Крофт вышел из-за флага с самодовольной улыбкой на толстых губах. Его свободно свисающие руки говорили Брайенту о мирных намерениях. Остановился он между двумя столами прямо напротив трибуны, расставил ноги и стал ждать.
Холленд спустилась на три яруса и пошла между рядами столов красного дерева, перенесенных из старого зала. Пальцы ее касались гладких поверхностей. Некоторые столы сохранились с 1819 года. Как и в первый визит сюда еще девочкой, она подумала, что они похожи на громадные парты.
Она оказалась меньше чем в двенадцати футах от Крофта, перед особенно старым столом с трещинами и царапинами. Ей не требовалось смотреть на дощечку с фамилией, чтобы узнать, кому он принадлежит.
— Томми?
Она подняла крышку.
— Я прикрываю вас, — откликнулся Брайент.
Холленд заглянула в стол и прочла нацарапанные надписи.
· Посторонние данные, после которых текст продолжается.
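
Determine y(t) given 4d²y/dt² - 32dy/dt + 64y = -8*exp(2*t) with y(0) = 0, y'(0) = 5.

y = exp(4*t)/2 - exp(2*t)/2 + 4*t*exp(4*t)

Divide through by 4: y'' - 8y' + 16y = -2*exp(2*t).
Characteristic equation r² - 8r + 16 = 0 has discriminant (-8)² - 4·(16) = 0, so r = 4 is a repeated root.
Hence y_h = (C1 + C2*t)*exp(4*t).
Try y_p = A*exp(2*t). Substituting into the equation and dividing by exp(2*t) gives A = -1/2, so y_p = -exp(2*t)/2.
General solution: y = -exp(2*t)/2 + C1*exp(4*t) + C2*t*exp(4*t).
Apply the initial conditions: y(0) = -1/2 + C1 = 0 and y'(0) = -1 + C2 + 4*C1 = 5. Solving gives C1 = 1/2, C2 = 4.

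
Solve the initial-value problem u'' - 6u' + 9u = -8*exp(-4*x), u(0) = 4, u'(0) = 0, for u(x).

Characteristic equation r² - 6r + 9 = 0 has discriminant (-6)² - 4·(9) = 0, so r = 3 is a repeated root.
Hence u_h = (C1 + C2*x)*exp(3*x).
Try u_p = A*exp(-4*x). Substituting into the equation and dividing by exp(-4*x) gives A = -8/49, so u_p = -8*exp(-4*x)/49.
General solution: u = -8*exp(-4*x)/49 + C1*exp(3*x) + C2*x*exp(3*x).
Apply the initial conditions: u(0) = -8/49 + C1 = 4 and u'(0) = 32/49 + C2 + 3*C1 = 0. Solving gives C1 = 204/49, C2 = -92/7.

u = -8*exp(-4*x)/49 + 204*exp(3*x)/49 - 92*x*exp(3*x)/7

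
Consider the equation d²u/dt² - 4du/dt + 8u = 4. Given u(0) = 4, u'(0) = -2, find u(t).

u = 1/2 - 9*exp(2*t)*sin(2*t)/2 + 7*cos(2*t)*exp(2*t)/2

Characteristic equation r² - 4r + 8 = 0 has discriminant (-4)² - 4·(8) = -16 < 0, so r = 2 ± 2i.
Hence u_h = C1*cos(2*t)*exp(2*t) + C2*exp(2*t)*sin(2*t).
For the particular solution try u_p = A0. Substituting and matching coefficients of each power of t gives A0 = 1/2, so u_p = 1/2.
General solution: u = 1/2 + C1*cos(2*t)*exp(2*t) + C2*exp(2*t)*sin(2*t).
Apply the initial conditions: u(0) = 1/2 + C1 = 4 and u'(0) = 2*C1 + 2*C2 = -2. Solving gives C1 = 7/2, C2 = -9/2.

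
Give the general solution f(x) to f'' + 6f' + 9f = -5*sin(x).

Characteristic equation r² + 6r + 9 = 0 has discriminant (6)² - 4·(9) = 0, so r = -3 is a repeated root.
Hence f_h = (C1 + C2*x)*exp(-3*x).
Try f_p = A*cos(x) + B*sin(x). Substituting and equating the coefficients of cos(x) and sin(x) gives A = 3/10, B = -2/5, so f_p = -2*sin(x)/5 + 3*cos(x)/10.

f = -2*sin(x)/5 + 3*cos(x)/10 + C1*exp(-3*x) + C2*x*exp(-3*x)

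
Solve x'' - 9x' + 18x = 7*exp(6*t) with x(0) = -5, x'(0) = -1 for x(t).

Characteristic equation r² - 9r + 18 = 0 factors as (r - 6)(r - 3) = 0, so r = 6, 3.
Hence x_h = C1*exp(6*t) + C2*exp(3*t).
Since exp(6*t) solves the homogeneous equation (r = 6 is a root of multiplicity 1), multiply the trial by t. Try x_p = A*t*exp(6*t). Substituting into the equation and dividing by exp(6*t) gives A = 7/3, so x_p = 7*t*exp(6*t)/3.
General solution: x = C1*exp(6*t) + C2*exp(3*t) + 7*t*exp(6*t)/3.
Apply the initial conditions: x(0) = C1 + C2 = -5 and x'(0) = 7/3 + 3*C2 + 6*C1 = -1. Solving gives C1 = 35/9, C2 = -80/9.

x = -80*exp(3*t)/9 + 35*exp(6*t)/9 + 7*t*exp(6*t)/3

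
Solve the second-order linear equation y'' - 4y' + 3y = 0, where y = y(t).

Characteristic equation r² - 4r + 3 = 0 factors as (r - 3)(r - 1) = 0, so r = 3, 1.
Hence y_h = C1*exp(3*t) + C2*exp(t).

y = C1*exp(3*t) + C2*exp(t)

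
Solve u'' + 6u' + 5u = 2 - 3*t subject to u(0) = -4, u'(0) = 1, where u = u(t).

Characteristic equation r² + 6r + 5 = 0 factors as (r + 5)(r + 1) = 0, so r = -5, -1.
Hence u_h = C1*exp(-5*t) + C2*exp(-t).
For the particular solution try u_p = A0 + A1*t. Substituting and matching coefficients of each power of t gives A0 = 28/25, A1 = -3/5, so u_p = 28/25 - 3*t/5.
General solution: u = 28/25 - 3*t/5 + C1*exp(-5*t) + C2*exp(-t).
Apply the initial conditions: u(0) = 28/25 + C1 + C2 = -4 and u'(0) = -3/5 - C2 - 5*C1 = 1. Solving gives C1 = 22/25, C2 = -6.

u = 28/25 - 6*exp(-t) - 3*t/5 + 22*exp(-5*t)/25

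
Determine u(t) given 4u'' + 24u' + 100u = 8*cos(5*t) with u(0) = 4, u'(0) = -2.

Divide through by 4: u'' + 6u' + 25u = 2*cos(5*t).
Characteristic equation r² + 6r + 25 = 0 has discriminant (6)² - 4·(25) = -64 < 0, so r = -3 ± 4i.
Hence u_h = C1*cos(4*t)*exp(-3*t) + C2*exp(-3*t)*sin(4*t).
Try u_p = A*cos(5*t) + B*sin(5*t). Substituting and equating the coefficients of cos(5t) and sin(5t) gives A = 0, B = 1/15, so u_p = sin(5*t)/15.
General solution: u = sin(5*t)/15 + C1*cos(4*t)*exp(-3*t) + C2*exp(-3*t)*sin(4*t).
Apply the initial conditions: u(0) = C1 = 4 and u'(0) = 1/3 - 3*C1 + 4*C2 = -2. Solving gives C1 = 4, C2 = 29/12.

u = sin(5*t)/15 + 4*cos(4*t)*exp(-3*t) + 29*exp(-3*t)*sin(4*t)/12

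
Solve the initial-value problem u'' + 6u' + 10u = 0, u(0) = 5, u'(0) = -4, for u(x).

Characteristic equation r² + 6r + 10 = 0 has discriminant (6)² - 4·(10) = -4 < 0, so r = -3 ± i.
Hence u_h = C1*cos(x)*exp(-3*x) + C2*exp(-3*x)*sin(x).
Apply the initial conditions: u(0) = C1 = 5 and u'(0) = C2 - 3*C1 = -4. Solving gives C1 = 5, C2 = 11.

u = 5*cos(x)*exp(-3*x) + 11*exp(-3*x)*sin(x)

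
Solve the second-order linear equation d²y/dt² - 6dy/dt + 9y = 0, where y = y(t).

Characteristic equation r² - 6r + 9 = 0 has discriminant (-6)² - 4·(9) = 0, so r = 3 is a repeated root.
Hence y_h = (C1 + C2*t)*exp(3*t).

y = C1*exp(3*t) + C2*t*exp(3*t)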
Даже здесь, в этом величественном зале, солидные законодатели США предавались мальчишеским шалостям. На дне грубыми буквами были выведены фамилии первого человека, который сидел за этим столом, — Дэниела Уэбстера, и последнего — Чарльза Уэстборна.
Холленд пошарила в укромных уголках, задевая ногтями въевшуюся грязь. Ей потребовалось трижды обыскать стол, пока она не обнаружила выемку, которую приняла сперва за случайную. Крышка со скрипом отодвинулась. Под ней находился тайник глубиной один дюйм, площадью два на три. Он оказался пустым.
— Браво, Холленд, — сказал Крофт. — Я был бы разочарован, если бы вы не пришли к верному умозаключению. Показать, что я нашел? — Крофт нарочито неторопливо полез в карман и достал дискету. — Вы это искали, да?